There are three main categories of guys in the gym relative to ab training. The guys that never do abs because “what the hell, ya can't see ‘em anyway”. Those guys that give them the cursory 3 sets of 20 reps “sometimes”, and the ab fanatics that bomb and blast ‘em every chance they get. Everyone wants a 6-pack, not everyone has one. Actually most guys do, but they are forever buried under that layer of fat that is going to come off “someday”, as soon as the trainee gets just a “little bigger”. Without going in to a big discourse about keeping bodyfat levels in check while adding mass, and doing periodic cutting cycles to keep lean, I'll just go strait into what I believe to be the best way to train the midsection for both looks, and functional strength.

I believed in training abs the traditional way for a long time. And by traditional I mean the high rep, low intensity method. While I have never been one to recommend doing them more than twice a week, abs were one of the few things I frequently did recommend doing twice a week. Something I don't do for most bodyparts. Ab development suffered because of this, for both myself and those I trained. Then, enter the genius of Louis Simmoms, powelifting guru. Louis maintains, and rightfully so that if you want to have a big squat and a big deadlift you have to have bullet-proof abs. And not just abs that look good, but abs that are strong. And carrying that logic out, a bodybuilder without a big squat and deadlift is typically not a very developed bodybuilder—period!

OK, so we need that foundation of strength in the mid-section to be able to do the core movements effectively, but will this also get us the abs we want to show off when our shirt is off? In most cases, for most people YES! So what does Louis recommend for abs? Training them HARD and HEAVY like any other muscle. No high rep low intensity pumping here. Westside relies on sit-ups on the glute/ham raise machine, weighted incline sit-ups, cable pulls, and weighted sit-ups. So you're probably asking, what's so special about this? Well they key is they are done with maximal intensity for relatively low reps in most cases. Doing so ensures a level of functional strength that just doesn't occur when going light for high reps. When training abs this way you get abs that both look good, and provide the support that you need when going heavy on the core lifts. Back strain is reduced, and in case anyone is getting ready to object, you DON'T get a big blocky midsection with the lower reps. Just good, solid ab development.

OK, so how to implement this for bodybuilding purposes? The way I do it for myself and most of my training clients could not be simpler, nor in my opinion much more effective. My core exercise, and the one I get the best results with are HEAVY weighted sit-ups. These are done by putting a dumbbell on your chest, with your feet locked somehow to prevent you from tipping over-lol. I stick mine under the power-rack with the pins in the lowest position. Any method of locking your feet is fine though, and just having someone hold them works perfectly. The movement is done with your knee joints broken, NO STRAIT LEGGED SITUPS HERE! But only bend your knees enough to keep the stress off the lower back.
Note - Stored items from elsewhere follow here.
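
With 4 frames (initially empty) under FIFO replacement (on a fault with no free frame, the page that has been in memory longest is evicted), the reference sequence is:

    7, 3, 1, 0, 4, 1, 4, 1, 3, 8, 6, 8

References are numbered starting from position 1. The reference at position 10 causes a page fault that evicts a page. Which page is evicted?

3

pos 1: 7 -> fault, frames (7)
pos 2: 3 -> fault, frames (7 3)
pos 3: 1 -> fault, frames (7 3 1)
pos 4: 0 -> fault, frames (7 3 1 0)
pos 5: 4 -> fault, evict 7, frames (3 1 0 4)
pos 6: 1 -> hit
pos 7: 4 -> hit
pos 8: 1 -> hit
pos 9: 3 -> hit
pos 10: 8 -> fault, evict 3, frames (1 0 4 8)
At position 10, page 3 is evicted.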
With the weight held high on your chest explode to the contracted position and do a nice S-L-O-W negative. Two sets of 8-10 reps after warm-ups is all you need.
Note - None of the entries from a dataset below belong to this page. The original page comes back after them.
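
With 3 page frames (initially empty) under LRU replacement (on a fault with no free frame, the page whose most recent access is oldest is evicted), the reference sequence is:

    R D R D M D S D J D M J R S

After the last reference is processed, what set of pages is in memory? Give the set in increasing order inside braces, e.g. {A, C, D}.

{J, R, S}

R: miss, frames {R}
D: miss, frames {R,D}
R: hit
D: hit
M: miss, frames {R,D,M}
D: hit
S: miss, evict R, frames {M,D,S}
D: hit
J: miss, evict M, frames {S,D,J}
D: hit
M: miss, evict S, frames {J,D,M}
J: hit
R: miss, evict D, frames {M,J,R}
S: miss, evict M, frames {J,R,S}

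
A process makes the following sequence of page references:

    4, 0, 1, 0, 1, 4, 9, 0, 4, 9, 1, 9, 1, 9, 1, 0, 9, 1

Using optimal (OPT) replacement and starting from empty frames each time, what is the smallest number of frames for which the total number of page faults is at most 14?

2

f=1: 18 faults
f=2: 9 faults
f=3: 5 faults
f=4: 4 faults
Smallest f with faults ≤ 14 is 2.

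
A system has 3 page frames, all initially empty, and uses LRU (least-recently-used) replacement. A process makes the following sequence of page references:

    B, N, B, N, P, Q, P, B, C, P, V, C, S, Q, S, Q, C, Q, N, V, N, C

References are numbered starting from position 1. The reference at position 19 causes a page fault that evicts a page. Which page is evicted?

S

pos 1: B -> miss, frames {B}
pos 2: N -> miss, frames {B,N}
pos 3: B -> hit
pos 4: N -> hit
pos 5: P -> miss, frames {B,N,P}
pos 6: Q -> miss, evict B, frames {N,P,Q}
pos 7: P -> hit
pos 8: B -> miss, evict N, frames {Q,P,B}
pos 9: C -> miss, evict Q, frames {P,B,C}
pos 10: P -> hit
pos 11: V -> miss, evict B, frames {C,P,V}
pos 12: C -> hit
pos 13: S -> miss, evict P, frames {V,C,S}
pos 14: Q -> miss, evict V, frames {C,S,Q}
pos 15: S -> hit
pos 16: Q -> hit
pos 17: C -> hit
pos 18: Q -> hit
pos 19: N -> miss, evict S, frames {C,Q,N}
At position 19, page S is evicted.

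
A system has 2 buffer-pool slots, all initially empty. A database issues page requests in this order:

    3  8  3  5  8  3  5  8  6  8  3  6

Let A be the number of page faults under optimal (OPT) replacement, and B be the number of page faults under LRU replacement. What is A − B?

-3

Under OPT: F F . F . F . F F . F . → 7 faults.
Under LRU: F F . F F F F F F . F F → 10 faults.
A − B = 7 − 10 = -3.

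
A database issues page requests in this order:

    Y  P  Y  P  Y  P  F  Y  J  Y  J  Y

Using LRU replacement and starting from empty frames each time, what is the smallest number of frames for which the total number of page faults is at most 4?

3

f=1: 12 faults
f=2: 5 faults
f=3: 4 faults
f=4: 4 faults
Smallest f with faults ≤ 4 is 3.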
What almost all my trainees find is a HUGE strength potential that has been left un-tapped. It is common for guys to add 50 to 125 lbs on this lift in 2-4 months. Ab development skyrockets (provided bodyfat levels are low enough for them to be seen) and the strength base they develop in their mid-section helps all their lifts requiring torso stability. If you are a fairly easy gainer follow them up with some hanging leg raises. There are many ab machines in the gym that are well thought out, bio-mechanically correct, and fit the majority of people out there fairly well. Many of these machines can be used with the same principle with great results. The key here is keeping the weight high and the sets low. And for all you 2-3 (and more) times a week ab trainers, I challenge you to try this concept for 6 weeks, while only hitting abs once a week and see if the results don't amaze you. I'm confident they will.

Iron Addict


----------



## squatster (Nov 28, 2015)

This is a great article on the importance of abs. 
I my self have never really done them - just tightened up the big old belt for any thing over 405
I have then just because I stay pretty lean but never had big deep abs like I want


----------